En San Telmo y sus alrededores Nº 37

Mayo 2001

Es otra sudestada en Buenos Aires. Hace más de cuatro días que no para de llover, el viento arranca árboles de cuajo y retuerce chapas como papel. Las calles están desiertas. Víctor Niejvrac permanece adormecido bajo una gran palmera del parque. Se despierta, sale de su posición horizontal tan sólo para tomar cachuña –alcohol fino rebajado con agua- y vuelve a caer. Duerme, se despierta, toma cachuña, y vuelve a caer.

Así soportan el frío y el hambre los rusos del Parque Lezama.

Víctor es uno más que está varado en Buenos Aires, la empresa pesquera rusa en la que trabajaba quebró. En 1991 cayó la Unión Soviética, cayó el buque pesquero de una compañía argentino – letona y cayeron sus tripulantes en puerto argentino.

Víctor sobrevivió a la guerra de Afganistán como francotirador, al finalizar la guerra se embarcó en el buque pesquero por un mísero sueldo que nunca vio. En Buenos Aires no había dinero que alcance y junto a seis compañeros encontró refugio en el parque. Debían pasar el invierno y el alcohol era un buen aliado. Cruzaban la calle Brasil para pedir ayuda a la iglesia Ortodoxa Rusa pero el cura se cansó: "ellos lo único que buscan es emborracharse, no hacen nada para salir de esa situación".

Haciéndose entender por señas y algunas palabras en español, enseñadas por Eugenio Zaitzsev, que sabía siete idiomas y era ingeniero mecánico, pedían limosna en los semáforos de Paseo Colón. También pedían trabajo, pero no era fácil. Los pasaportes ya no estaban, se perdieron, los trámites del DNI requerían una fortuna que no tenían. Y gracias a algunas changas, los pesos que juntaron lo invirtieron en la Costanera Sur y compraron un espacio en el espigón por 100 pesos. Allí vivieron siete rusos. Pero cuando el Gobierno de la Ciudad comenzó a poner linda la costanera, los corrieron del lugar. Mientras estaban ahí tenían techo, cocina y estufa. Después del desalojo, volvieron a las calles de La Boca, Catalinas y San Telmo. Muchas veces fueron seducidos por los sin techo para ocupar casas abandonadas. Pero "eso es ilegal", decía Eugenio, "nosotros no queremos problemas con nadie".

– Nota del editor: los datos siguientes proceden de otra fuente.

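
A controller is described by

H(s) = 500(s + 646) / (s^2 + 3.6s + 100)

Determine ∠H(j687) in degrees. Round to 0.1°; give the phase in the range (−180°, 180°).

At s = jω = j687:
zero (s+646): 646 + j687 → |·| = √(646²+687²) = √889285 ≈ 943.02, ∠ = arctan(687/646) ≈ 46.76°
quadratic: (j687)² + 3.6·j687 + 100 = -471869 + j2473.2 → |·| ≈ 4.7188e+05, ∠ ≈ 179.70°
∠H = 46.76° − 179.70° = -132.94°

-132.9°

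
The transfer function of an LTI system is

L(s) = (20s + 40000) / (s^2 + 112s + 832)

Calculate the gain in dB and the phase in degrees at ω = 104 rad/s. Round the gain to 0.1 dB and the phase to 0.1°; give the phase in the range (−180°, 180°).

8.3 dB, -127.6°

Substitute s = j104:
Numerator: 20(j104) + 40000 = 40000 + j2080
Denominator: (j104)^2 + 112(j104) + 832 = -9984 + j11648
|N| = √(40000² + 2080²) ≈ 40054, ∠N ≈ 2.98°
|D| = √(9984² + 11648²) ≈ 15341, ∠D ≈ 130.60°
|L| = 40054 / 15341 ≈ 2.6109
Gain = 20 log₁₀(2.6109) ≈ 8.34 dB
∠L = 2.98° − 130.60° = -127.62°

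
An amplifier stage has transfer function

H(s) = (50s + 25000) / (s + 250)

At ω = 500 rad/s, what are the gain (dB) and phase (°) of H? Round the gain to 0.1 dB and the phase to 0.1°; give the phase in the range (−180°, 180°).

Substitute s = j500:
Numerator: 50(j500) + 25000 = 25000 + j25000
Denominator: (j500) + 250 = 250 + j500
|N| = √(25000² + 25000²) ≈ 35355, ∠N ≈ 45.00°
|D| = √(250² + 500²) ≈ 559.02, ∠D ≈ 63.43°
|H| = 35355 / 559.02 ≈ 63.245
Gain = 20 log₁₀(63.245) ≈ 36.02 dB
∠H = 45.00° − 63.43° = -18.43°

36.0 dB, -18.4°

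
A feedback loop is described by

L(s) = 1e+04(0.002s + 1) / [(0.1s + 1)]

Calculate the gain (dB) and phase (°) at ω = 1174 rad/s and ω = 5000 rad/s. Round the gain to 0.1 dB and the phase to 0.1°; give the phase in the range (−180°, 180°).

At ω = 1174 rad/s:
zero (1 + j1174·0.002) = 1 + j2.348 → |·| ≈ 2.5521, ∠ ≈ 66.93°
pole (1 + j1174·0.1) = 1 + j117.4 → |·| ≈ 117.4, ∠ ≈ 89.51°
|L| = 1e+04 · 2.5521 / (117.4) ≈ 217.39
Gain = 20 log₁₀(217.39) ≈ 46.74 dB
∠L = (66.93°) − (89.51°) = -22.58°

At ω = 5000 rad/s:
zero (1 + j5000·0.002) = 1 + j10 → |·| ≈ 10.05, ∠ ≈ 84.29°
pole (1 + j5000·0.1) = 1 + j500 → |·| ≈ 500, ∠ ≈ 89.89°
|L| = 1e+04 · 10.05 / (500) ≈ 201
Gain = 20 log₁₀(201) ≈ 46.06 dB
∠L = (84.29°) − (89.89°) = -5.60°

ω = 1174: 46.7 dB, -22.6°; ω = 5000: 46.1 dB, -5.6°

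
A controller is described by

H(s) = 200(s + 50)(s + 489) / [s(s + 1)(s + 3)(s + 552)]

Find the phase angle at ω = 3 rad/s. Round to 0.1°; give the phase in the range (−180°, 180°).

At s = jω = j3:
zero (s+50): 50 + j3 → |·| = √(50²+3²) = √2509 ≈ 50.09, ∠ = arctan(3/50) ≈ 3.43°
zero (s+489): 489 + j3 → |·| = √(489²+3²) = √239130 ≈ 489.01, ∠ = arctan(3/489) ≈ 0.35°
pole (s+1): 1 + j3 → |·| = √(1²+3²) = √10 ≈ 3.1623, ∠ = arctan(3/1) ≈ 71.57°
pole (s+3): 3 + j3 → |·| = √(3²+3²) = √18 ≈ 4.2426, ∠ = arctan(3/3) ≈ 45.00°
pole (s+552): 552 + j3 → |·| = √(552²+3²) = √304713 ≈ 552.01, ∠ = arctan(3/552) ≈ 0.31°
pole at origin: |s| = 3, ∠ = 90.00° (in denominator)
∠H = 3.78° − 206.88° = -203.10° ≡ 156.90° (principal value)

156.9°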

Hoy son pocos los que quedan del buque, muchos son inmigrantes ucranianos que traen todo su capital de la tierra natal porque allá no se puede vivir más, y acá, empresas fantasmas le prometen trabajos de altos cargos que nunca llegan. Cuando el entusiasmo se va y los ataca la incertidumbre, se emplean como vendedores de café, cubanitos y helados. Algunos logran sobrevivir, otros se dan cuenta que todo el planeta está igual y ansían volver. Pero no les queda nada ahorrado, dejan el hotel y mueren con sus compatriotas en el Parque Lezama.

La ayuda de ropa y comida que algunos vecinos les acercan no alcanza. Volver es casi imposible.

Ellos no pertenecen más al bloque soviético, ahora, son ciudadanos de países independientes, que en su mayoría, no cuentan con embajadas en el país. Otros, como Ucrania, están representados pero les piden para regresar cifras siderales que nunca logran juntar, y se cansan, los laberintos burocráticos no dan de comer.

Y están a la intemperie, llueve granizo y hace frío. Eugenio, el ingeniero, se refugió en un auto abandonado pero con sus 43 años no soportó la helada. Fue la muerte número ocho que contabilizaron los rusos.

Cuando para de llover, Víctor sigue inmóvil en el césped, la cachuña hace rato que permanece intacta en el recipiente de plástico. Los médicos del Hospital Argerich dan su veredicto. Murió de coma alcohólico. Es la víctima número nueve.